If anyone knows a faster way to do this, I’m all ears. I was wondering if a chunk loop might be quicker here?

izaychik63 · December 7, 2018, 6:17pm

I can assume that Column Aggregator have to work for you.

MH · December 8, 2018, 10:56am

The GroupBy Node also allows to select aggregation columns via wildcard/regular expression pattern or by data type. Have you considered these options?

lparsons42 · December 10, 2018, 8:26pm

Thank you both for your replies. It looks like @izaychik63 made a good suggestions with Column Aggregator, it is actually what I needed to begin with (I was transposing my table to use GroupBy, so this saves me two transpose operations).

As for the suggestion from @MH - I suspect my knowledge of GroupBy might not be as good as yours. I am pretty sure I need to use “Manual Aggregation” in GroupBy in order to get the medians that I’m after. I don’t know how to do this with a wildcard match for the columns though, from my experience it seems that Manual Aggregation requires me to manually specify which columns I want to work with.

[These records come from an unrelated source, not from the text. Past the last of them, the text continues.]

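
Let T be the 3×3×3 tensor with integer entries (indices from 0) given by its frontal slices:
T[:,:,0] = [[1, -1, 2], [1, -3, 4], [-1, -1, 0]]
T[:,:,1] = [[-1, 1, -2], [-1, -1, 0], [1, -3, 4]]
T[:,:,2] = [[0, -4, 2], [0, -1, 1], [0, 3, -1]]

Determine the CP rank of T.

3

Lower bound: in the mode-2 unfolding of T (rows indexed by j, columns by (i,k)) the 3×3 minor on rows j ∈ {0, 1, 2}, columns (i,k) ∈ {(0,0), (0,2), (1,0)} is det [[1, 0, 1], [-1, -4, -3], [2, 2, 4]] = -4 ≠ 0, so that unfolding has rank ≥ 3 and hence rank(T) ≥ 3 (CP rank is at least every unfolding rank, though it can be larger).
Upper bound: T is a sum of 3 rank-1 terms, T = (0, 1, 1) ⊗ (0, 1, -1) ⊗ (-2, -2, -1) + (1, 0, -1) ⊗ (0, 2, -1) ⊗ (0, 0, -2) + (1, 1, -1) ⊗ (1, -1, 2) ⊗ (1, -1, 0) (written with every a and b primitive with positive leading entry and the scale carried by c; CP decompositions are not unique, and this one is verified by expanding entrywise), so rank(T) ≤ 3.
These bounds meet, so rank(T) = 3.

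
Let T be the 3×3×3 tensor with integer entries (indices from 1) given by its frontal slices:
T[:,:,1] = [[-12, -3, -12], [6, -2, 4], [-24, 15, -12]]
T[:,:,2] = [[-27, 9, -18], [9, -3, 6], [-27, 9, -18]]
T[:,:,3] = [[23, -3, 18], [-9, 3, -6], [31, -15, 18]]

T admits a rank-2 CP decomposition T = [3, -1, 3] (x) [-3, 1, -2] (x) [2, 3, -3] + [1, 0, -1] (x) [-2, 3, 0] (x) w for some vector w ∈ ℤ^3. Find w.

w = [-3, 0, 2]

Subtract the known terms from T to get the rank-1 residual R = [1, 0, -1] (x) [-2, 3, 0] (x) w, so R[i,j,k] = a[i]·b[j]·w[k]. Pick indices with nonzero a[1]·b[1] = (1)·(-2) = -2. Only the fibre through (1,1,·) is needed: R[1,1,:] = T[1,1,:] − Σₗ aₗ[1]bₗ[1]cₗ = [-12, -27, 23] − (3)·(-3)·[2, 3, -3] = [6, 0, -4]. Then w[k] = R[1,1,k] / -2 for each k, giving w = [6, 0, -4] / -2 = [-3, 0, 2].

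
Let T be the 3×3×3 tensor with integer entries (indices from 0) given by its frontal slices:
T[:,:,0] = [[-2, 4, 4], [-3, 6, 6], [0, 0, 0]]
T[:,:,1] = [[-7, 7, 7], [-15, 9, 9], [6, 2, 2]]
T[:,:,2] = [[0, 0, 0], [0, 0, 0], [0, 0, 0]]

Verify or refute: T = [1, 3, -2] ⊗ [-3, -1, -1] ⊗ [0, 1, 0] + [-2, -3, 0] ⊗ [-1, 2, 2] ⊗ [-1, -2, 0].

Yes

Reconstruct entrywise from the claimed factors. For example, T[0,0,1] = -7 and Σₗ aₗ[0]bₗ[0]cₗ[1] = (1)·(-3)·(1) + (-2)·(-1)·(-2) = -7; checking all 27 entries, every one matches. The claim holds.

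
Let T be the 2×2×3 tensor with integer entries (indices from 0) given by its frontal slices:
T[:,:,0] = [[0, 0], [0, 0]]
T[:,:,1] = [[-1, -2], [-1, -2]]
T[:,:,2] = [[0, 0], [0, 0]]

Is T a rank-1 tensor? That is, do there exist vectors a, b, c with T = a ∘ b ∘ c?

Yes

The mode-1 fibre T[:,0,1] = [-1, -1] gives a = [1, 1] (primitive direction); the mode-2 fibre T[0,:,1] = [-1, -2] gives b = [1, 2]; then c[k] = T[0,0,k] / (a[0]·b[0]) = [0, -1, 0] / 1 = [0, -1, 0].
Expanding [1, 1] ∘ [1, 2] ∘ [0, -1, 0] reproduces all 12 entries of T, so T = [1, 1] ∘ [1, 2] ∘ [0, -1, 0] and rank(T) ≤ 1.
Equivalently every frontal slice T[:,:,k] is c[k] times the rank-1 matrix [1, 1] ∘ [1, 2]. So T has rank 1 (it is nonzero).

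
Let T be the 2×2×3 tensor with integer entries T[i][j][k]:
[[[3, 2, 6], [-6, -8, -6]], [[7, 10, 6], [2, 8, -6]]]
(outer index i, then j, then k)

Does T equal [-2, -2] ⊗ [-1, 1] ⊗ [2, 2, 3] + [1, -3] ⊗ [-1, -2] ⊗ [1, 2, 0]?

Reconstruct entrywise from the claimed factors. For example, T[0,1,2] = -6 and Σₗ aₗ[0]bₗ[1]cₗ[2] = (-2)·(1)·(3) + (1)·(-2)·(0) = -6; checking all 12 entries, every one matches. The claim holds.

Yes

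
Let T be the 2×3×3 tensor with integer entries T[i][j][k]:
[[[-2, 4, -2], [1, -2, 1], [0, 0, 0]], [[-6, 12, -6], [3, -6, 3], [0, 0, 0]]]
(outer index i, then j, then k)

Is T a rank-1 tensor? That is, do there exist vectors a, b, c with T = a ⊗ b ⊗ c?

Yes

If T = a ⊗ b ⊗ c then every fibre of T is a multiple of the corresponding factor, so read the factors off the fibres through the nonzero entry T[0,0,0] = -2.
The mode-1 fibre T[:,0,0] = [-2, -6] gives a = [1, 3] (primitive direction); the mode-2 fibre T[0,:,0] = [-2, 1, 0] gives b = [2, -1, 0]; then c[k] = T[0,0,k] / (a[0]·b[0]) = [-2, 4, -2] / 2 = [-1, 2, -1].
Expanding [1, 3] ⊗ [2, -1, 0] ⊗ [-1, 2, -1] reproduces all 18 entries of T, so T = [1, 3] ⊗ [2, -1, 0] ⊗ [-1, 2, -1] and rank(T) ≤ 1.
Equivalently every frontal slice T[:,:,k] is c[k] times the rank-1 matrix [1, 3] ⊗ [2, -1, 0]. So T has rank 1 (it is nonzero).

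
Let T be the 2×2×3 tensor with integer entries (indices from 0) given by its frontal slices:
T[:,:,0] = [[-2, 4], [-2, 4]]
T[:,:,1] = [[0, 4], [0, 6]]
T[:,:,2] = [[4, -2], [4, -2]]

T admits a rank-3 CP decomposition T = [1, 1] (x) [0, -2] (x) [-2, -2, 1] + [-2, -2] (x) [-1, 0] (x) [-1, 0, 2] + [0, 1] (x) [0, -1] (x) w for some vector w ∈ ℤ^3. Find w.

Subtract the known terms from T to get the rank-1 residual R = [0, 1] (x) [0, -1] (x) w, so R[i,j,k] = a[i]·b[j]·w[k]. Pick indices with nonzero a[1]·b[1] = (1)·(-1) = -1. Only the fibre through (1,1,·) is needed: R[1,1,:] = T[1,1,:] − Σₗ aₗ[1]bₗ[1]cₗ = [4, 6, -2] − (1)·(-2)·[-2, -2, 1] − (-2)·(0)·[-1, 0, 2] = [0, 2, 0]. Then w[k] = R[1,1,k] / -1 for each k, giving w = [0, 2, 0] / -1 = [0, -2, 0].

w = [0, -2, 0]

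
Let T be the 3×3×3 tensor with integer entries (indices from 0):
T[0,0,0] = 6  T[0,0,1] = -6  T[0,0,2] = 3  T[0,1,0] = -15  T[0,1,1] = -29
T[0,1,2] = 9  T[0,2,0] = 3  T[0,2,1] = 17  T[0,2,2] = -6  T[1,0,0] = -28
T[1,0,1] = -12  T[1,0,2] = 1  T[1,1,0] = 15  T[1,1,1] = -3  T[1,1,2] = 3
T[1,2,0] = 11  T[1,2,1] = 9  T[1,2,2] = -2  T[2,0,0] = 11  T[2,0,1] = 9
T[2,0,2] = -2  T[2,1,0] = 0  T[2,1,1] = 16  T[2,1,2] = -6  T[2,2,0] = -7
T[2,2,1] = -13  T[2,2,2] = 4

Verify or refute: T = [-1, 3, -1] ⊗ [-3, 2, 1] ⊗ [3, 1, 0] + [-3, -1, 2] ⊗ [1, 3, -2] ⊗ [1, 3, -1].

Yes

Reconstruct entrywise from the claimed factors. For example, T[1,0,2] = 1 and Σₗ aₗ[1]bₗ[0]cₗ[2] = (3)·(-3)·(0) + (-1)·(1)·(-1) = 1; checking all 27 entries, every one matches. The claim holds.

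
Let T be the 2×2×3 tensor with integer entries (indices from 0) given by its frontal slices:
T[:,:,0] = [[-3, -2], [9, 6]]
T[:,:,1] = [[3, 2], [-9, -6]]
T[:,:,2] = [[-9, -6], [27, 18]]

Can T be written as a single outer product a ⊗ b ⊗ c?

The mode-1 fibre T[:,0,0] = [-3, 9] gives a = (1, -3) (primitive direction); the mode-2 fibre T[0,:,0] = [-3, -2] gives b = (3, 2); then c[k] = T[0,0,k] / (a[0]·b[0]) = [-3, 3, -9] / 3 = (-1, 1, -3).
Expanding (1, -3) ⊗ (3, 2) ⊗ (-1, 1, -3) reproduces all 12 entries of T, so T = (1, -3) ⊗ (3, 2) ⊗ (-1, 1, -3) and rank(T) ≤ 1.
Equivalently every frontal slice T[:,:,k] is c[k] times the rank-1 matrix (1, -3) ⊗ (3, 2). So T has rank 1 (it is nonzero).

Yes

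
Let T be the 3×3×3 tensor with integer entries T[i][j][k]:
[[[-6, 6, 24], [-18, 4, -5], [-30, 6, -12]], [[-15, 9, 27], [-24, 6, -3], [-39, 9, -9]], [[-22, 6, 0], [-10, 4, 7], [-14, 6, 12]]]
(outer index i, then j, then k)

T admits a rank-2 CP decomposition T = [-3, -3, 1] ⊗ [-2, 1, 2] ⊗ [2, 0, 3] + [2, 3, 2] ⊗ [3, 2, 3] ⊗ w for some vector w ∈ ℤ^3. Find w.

Subtract the known terms from T to get the rank-1 residual R = [2, 3, 2] ⊗ [3, 2, 3] ⊗ w, so R[i,j,k] = a[i]·b[j]·w[k]. Pick indices with nonzero a[0]·b[0] = (2)·(3) = 6. Only the fibre through (0,0,·) is needed: R[0,0,:] = T[0,0,:] − Σₗ aₗ[0]bₗ[0]cₗ = [-6, 6, 24] − (-3)·(-2)·[2, 0, 3] = [-18, 6, 6]. Then w[k] = R[0,0,k] / 6 for each k, giving w = [-18, 6, 6] / 6 = [-3, 1, 1].

w = [-3, 1, 1]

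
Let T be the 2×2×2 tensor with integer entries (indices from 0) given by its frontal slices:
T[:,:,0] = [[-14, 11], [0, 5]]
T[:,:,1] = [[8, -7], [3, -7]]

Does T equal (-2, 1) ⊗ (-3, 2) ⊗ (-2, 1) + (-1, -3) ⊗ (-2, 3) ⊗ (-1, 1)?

Yes

Reconstruct entrywise from the claimed factors. For example, T[0,1,1] = -7 and Σₗ aₗ[0]bₗ[1]cₗ[1] = (-2)·(2)·(1) + (-1)·(3)·(1) = -7; checking all 8 entries, every one matches. The claim holds.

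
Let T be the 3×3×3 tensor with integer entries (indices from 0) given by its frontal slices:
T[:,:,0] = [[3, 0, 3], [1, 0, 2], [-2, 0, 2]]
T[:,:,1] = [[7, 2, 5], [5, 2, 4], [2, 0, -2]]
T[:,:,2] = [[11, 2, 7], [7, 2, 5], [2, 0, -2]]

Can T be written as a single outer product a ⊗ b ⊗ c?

No

The mode-2 unfolding of T (rows indexed by j, columns by (i,k) = (0,0), (0,1), (0,2), (1,0), (1,1), (1,2), (2,0), (2,1), (2,2)) is [[3, 7, 11, 1, 5, 7, -2, 2, 2], [0, 2, 2, 0, 2, 2, 0, 0, 0], [3, 5, 7, 2, 4, 5, 2, -2, -2]].
There the 3×3 minor on rows j ∈ {0, 1, 2}, columns (i,k) ∈ {(0,0), (0,1), (0,2)} is det [[3, 7, 11], [0, 2, 2], [3, 5, 7]] = -12 ≠ 0, so this unfolding has rank ≥ 3; CP rank is at least every unfolding rank, so rank(T) ≥ 3.
In particular rank(T) ≥ 3 > 1, so T is not rank-1.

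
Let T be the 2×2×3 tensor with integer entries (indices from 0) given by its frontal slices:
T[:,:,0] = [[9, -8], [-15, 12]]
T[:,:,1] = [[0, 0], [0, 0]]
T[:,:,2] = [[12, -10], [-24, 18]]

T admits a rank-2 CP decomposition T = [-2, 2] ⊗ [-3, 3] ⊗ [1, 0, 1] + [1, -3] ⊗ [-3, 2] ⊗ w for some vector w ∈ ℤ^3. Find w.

w = [-1, 0, -2]

Subtract the known terms from T to get the rank-1 residual R = [1, -3] ⊗ [-3, 2] ⊗ w, so R[i,j,k] = a[i]·b[j]·w[k]. Pick indices with nonzero a[0]·b[0] = (1)·(-3) = -3. Only the fibre through (0,0,·) is needed: R[0,0,:] = T[0,0,:] − Σₗ aₗ[0]bₗ[0]cₗ = [9, 0, 12] − (-2)·(-3)·[1, 0, 1] = [3, 0, 6]. Then w[k] = R[0,0,k] / -3 for each k, giving w = [3, 0, 6] / -3 = [-1, 0, -2].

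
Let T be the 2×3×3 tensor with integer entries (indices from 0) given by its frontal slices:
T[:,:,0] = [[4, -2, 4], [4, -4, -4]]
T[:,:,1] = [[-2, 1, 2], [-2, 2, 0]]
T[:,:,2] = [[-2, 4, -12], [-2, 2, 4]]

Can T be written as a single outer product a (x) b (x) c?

No

The mode-3 unfolding of T (rows indexed by k, columns by (i,j) = (0,0), (0,1), (0,2), (1,0), (1,1), (1,2)) is [[4, -2, 4, 4, -4, -4], [-2, 1, 2, -2, 2, 0], [-2, 4, -12, -2, 2, 4]].
There the 3×3 minor on rows k ∈ {0, 1, 2}, columns (i,j) ∈ {(0,0), (0,1), (0,2)} is det [[4, -2, 4], [-2, 1, 2], [-2, 4, -12]] = -48 ≠ 0, so this unfolding has rank ≥ 3; CP rank is at least every unfolding rank, so rank(T) ≥ 3.
In particular rank(T) ≥ 3 > 1, so T is not rank-1.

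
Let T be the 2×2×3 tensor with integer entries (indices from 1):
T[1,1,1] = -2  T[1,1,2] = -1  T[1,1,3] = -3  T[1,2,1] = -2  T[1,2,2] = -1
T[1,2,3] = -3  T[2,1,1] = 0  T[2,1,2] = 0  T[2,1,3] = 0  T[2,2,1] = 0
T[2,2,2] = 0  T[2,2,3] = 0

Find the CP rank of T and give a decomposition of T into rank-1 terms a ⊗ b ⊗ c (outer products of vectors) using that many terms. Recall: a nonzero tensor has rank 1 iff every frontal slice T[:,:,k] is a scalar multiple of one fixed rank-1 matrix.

Lower bound: T ≠ 0 (e.g. T[1,1,1] = -2), so rank(T) ≥ 1.
Upper bound: if T = a ⊗ b ⊗ c then every fibre of T is a multiple of the corresponding factor, so read the factors off the fibres through the nonzero entry T[1,1,1] = -2.
The mode-1 fibre T[:,1,1] = [-2, 0] gives a = [1, 0] (primitive direction); the mode-2 fibre T[1,:,1] = [-2, -2] gives b = [1, 1]; then c[k] = T[1,1,k] / (a[1]·b[1]) = [-2, -1, -3] / 1 = [-2, -1, -3].
Expanding [1, 0] ⊗ [1, 1] ⊗ [-2, -1, -3] reproduces all 12 entries of T, so T = [1, 0] ⊗ [1, 1] ⊗ [-2, -1, -3] and rank(T) ≤ 1.
These bounds meet, so rank(T) = 1.

rank(T) = 1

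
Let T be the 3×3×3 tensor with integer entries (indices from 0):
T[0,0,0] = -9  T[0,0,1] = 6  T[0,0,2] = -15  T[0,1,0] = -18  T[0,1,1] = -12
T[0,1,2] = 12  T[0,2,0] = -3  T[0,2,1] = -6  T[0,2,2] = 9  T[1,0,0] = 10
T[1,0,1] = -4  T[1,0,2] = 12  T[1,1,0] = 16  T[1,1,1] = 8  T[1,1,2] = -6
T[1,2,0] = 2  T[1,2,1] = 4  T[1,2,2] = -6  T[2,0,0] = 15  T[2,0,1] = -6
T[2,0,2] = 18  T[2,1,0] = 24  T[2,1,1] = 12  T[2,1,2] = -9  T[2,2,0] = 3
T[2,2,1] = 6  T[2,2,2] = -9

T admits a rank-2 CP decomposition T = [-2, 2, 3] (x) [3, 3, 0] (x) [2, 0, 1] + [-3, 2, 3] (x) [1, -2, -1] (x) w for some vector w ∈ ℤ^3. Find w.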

Geo · December 11, 2018, 12:24pm

RegEx is a “bit” more flexible than wildcards:
www.regexr.com

MH · December 13, 2018, 1:03pm

The column aggregator node, aggregates columns not rows. That’s why i think you are stuck with the GroupBy Node.
You can use the same set of aggregations with a regular expressions/wildcards or data type selection. It’s just a simplification that helps to define the columns that you want to group on.
You can change the search strategy in the groupby node with the tabs (see picture).